How would you test instantaneous causality? I'm working with two time series over the same time period, and by plotting the time series graphically there is an obvious relationship that exists between the two. When one's values peak, the other's instantaneously drop. 
Is there a way I could calculate a significance test for such relationship? I know the Granger causality test models a series' current state as a function the previous states of itself and the other series. In my case the relationship is instantaneous, so it's not giving me anything tangible.
 A: Granger causality is not causality. Granger causality is actually prediction of a time series based on distributed lags from that time series as well as other time series. Causality is the ability to infer a counterfactual difference in outcomes given you experimentally manipulate ("do") an exposure in a hypothetical research setting. 
Instead, if you wish to measure how "instantaneously related" two time series are, calculate the cross-correlation of the two time series. This test can be non-specific, since it's possible that two ARMA processes simply follow the same seasonal trends. You can expand on the idea of cross correlation by fitting the following model:
$$E(Y_{(t)}, | Y_{(s<t)}, X_{(s<t)}, X_t) = \sum_{j=1}^s \beta_j Y_{(j)} + \sum_{j=1}^n\gamma_j X_{(j)} + \gamma_t X_{(t)}$$
Here the series are either discrete or pseudo-discrete and the linear combinations may be generalized to some form of GAM. The goal is performing semi-parametric inference on the term $\gamma_t$ which estimates a mean difference in the outcome, $Y_{t}$ controlling for all Granger predictive values (Granger causal is misleading in light of modern causal inference). If the $\gamma_t$ is statistically significant, we can infer that the apparent cross correlation of time series owes to an instantaneous value, rather than spurious synchronization, or a shared historical autocorrelation.
A: A quite recent method to assess causality between two times series is the Convergent Cross Mapping Method [1] available through the official R package rEDM, with its comprehensive tutorial [3].
And other one is the PC-MCI method [4] available through the Tigramite python package [5].
Some description and explanation about the above methods are discussed in a similar topic on earth stackexchange : Correlation and causation.

*

*[1] Sugihara, G., R. May, H. Ye, C.-h. Hsieh, E. Deyle, M. Fogarty, and S. Munch. “Detecting Causality in Complex Ecosystems.” Science 338, no. 6106 (October 26, 2012): 496–500.

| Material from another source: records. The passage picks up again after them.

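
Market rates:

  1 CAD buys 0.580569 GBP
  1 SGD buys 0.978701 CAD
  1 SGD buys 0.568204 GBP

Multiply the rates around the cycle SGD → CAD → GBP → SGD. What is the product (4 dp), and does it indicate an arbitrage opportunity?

Around SGD → CAD → GBP → SGD: 1 × 0.978701 × 0.580569 ÷ 0.568204 = 0.999999
Product ≈ 1 (deviation 0.000%, within rounding noise).

1.0000 (no arbitrage)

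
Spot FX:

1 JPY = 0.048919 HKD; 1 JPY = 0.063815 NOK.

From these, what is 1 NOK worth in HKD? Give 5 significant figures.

NOK/HKD = 0.76658

1 NOK ÷ 0.063815 = 15.6703 JPY
15.6703 JPY × 0.048919 = 0.766575 HKD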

*[2] rEDM: Applications of Empirical Dynamic Modeling from Time Series


*[3] rEDM tutorial


*[4] Runge, Jakob, Dino Sejdinovic, and Seth Flaxman. “Detecting Causal Associations in Large Nonlinear Time Series Datasets .” arXiv:1702.07007 [Physics, Stat], February 22, 2017.


*[5] TIGRAMITE – Causal discovery for time series datasets
A: In the empirical sciences, you can't prove anything, just provide evidence supporting something. Worse, time series can't provide any direct evidence of a causal relationship, because any association between measured variables could be due to a causal effect of unmeasured variables. Finally, beware of testing hypotheses suggested by the data: a typical hypothesis test works on the assumption that you came up with the hypothesis before you saw the data you're testing.